[Critique] «Slasher: Solstice»: l’immeuble maudit

Note des lecteurs2 Notes4.15
4
Note Horreur Québec

Kit Jennings (Robert Cormier, Firecrackers) revient d’une célébration du solstice complètement défoncé. Se rendant vers son appartement, il se fait brutalement attaquer par un tueur masqué surnommé Le Druide. Cherchant de l’aide auprès de ses voisins, il se bute à des gens qui ne veulent pas être impliqués et finit percuté par une voiture sous les regards de nombreux cellulaires qui filment le tout et diffusent les funestes images sur les réseaux sociaux. Un an plus tard, les résidents recommencent à mourir sous les attaques brutales du fameux assaillant masqué.
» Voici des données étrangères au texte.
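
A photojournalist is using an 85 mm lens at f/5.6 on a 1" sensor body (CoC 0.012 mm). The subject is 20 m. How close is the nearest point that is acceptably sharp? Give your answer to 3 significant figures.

Hyperfocal distance H = f²/(N·c) + f = 85²/(5.6 × 0.012) + 85 = 7225/0.0672 + 85 ≈ 107599.9 mm ≈ 107.6 m.
Near limit Dn = s·(H − f)/(H + s − 2f) = 20000 × (107599.9 − 85) / (107599.9 + 20000 − 2 × 85) = 20000 × 107514.9 / 127429.9 ≈ 16874 mm ≈ 16.9 m.

16.9 m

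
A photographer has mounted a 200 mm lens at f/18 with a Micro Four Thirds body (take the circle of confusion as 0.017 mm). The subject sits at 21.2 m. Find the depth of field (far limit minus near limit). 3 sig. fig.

6.99 m

Hyperfocal distance H = f²/(N·c) + f = 200²/(18 × 0.017) + 200 = 40000/0.306 + 200 ≈ 130919.0 mm ≈ 130.9 m.
Near limit Dn = s·(H − f)/(H + s − 2f) = 21200 × (130919.0 − 200) / (130919.0 + 21200 − 2 × 200) = 21200 × 130719.0 / 151719.0 ≈ 18265.6 mm.
Far limit Df = s·(H − f)/(H − s) = 21200 × (130919.0 − 200) / (130919.0 − 21200) = 21200 × 130719.0 / 109719.0 ≈ 25257.6 mm.
Depth of field = Df − Dn = 25257.6 − 18265.6 ≈ 6992.0 mm ≈ 6.99 m.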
Réalisée par Adam MacDonald (Backcountry, Pyewacket), l’histoire de cette troisième saison se déroule sur une journée entière, chaque épisode représentant plus spécifiquement trois heures. Et Dieu sait qu’il s’en passe des choses dans ce laps de temps! Dès le départ, le réalisateur gâte les amateurs d’horreur, particulièrement ceux de gore, avec une série de meurtres brutale où le sang coule à flot. Et ça ne s’arrête pas au premier épisode. MacDonald s’en donne à cœur joie tout au long de la saison. On a droit à de nombreuses attaques sanguinolentes, comme une personne se faisant disséquer vivante avec un coupe-boulon ou un autre se faisant défoncer le crâne à l’aide d’une perceuse électrique. Il y aura certainement une scène où vous détournerez le regard tellement les images vous seront insupportables. On peut affirmer sans l’ombre d’un doute que Solstice est la saison la plus violente du lot jusqu’à maintenant.

Le scénario suit exactement la même recette que les autres: un événement X survient dans le passé et on se retrouve aujourd’hui avec un meurtrier assoiffé de vengeance. L’histoire ne réinvente certainement pas la roue, mais parvient à offrir un très bon divertissement où l’on exploite le phénomène des réseaux sociaux et de tous leurs sous-produits. La morale n’est peut-être pas subtile, mais le résultat fonctionne. Par ailleurs, il est extrêmement amusant d’essayer de deviner l’identité du tueur et pendant quelques épisodes, l’équipe de scénaristes a su brouiller les pistes. Plusieurs d’entre-vous résoudront probablement l’énigme avant la finale, mais est-ce que cela gâche le plaisir? Loin de là! Par contre, le choix de dévoiler l’assassin prématurément étonne et détourne notre intérêt. Cependant, peu de séries présente une jeune femme de confession musulmane comme héroïne. Dans notre contexte social actuel, on salue l’audace.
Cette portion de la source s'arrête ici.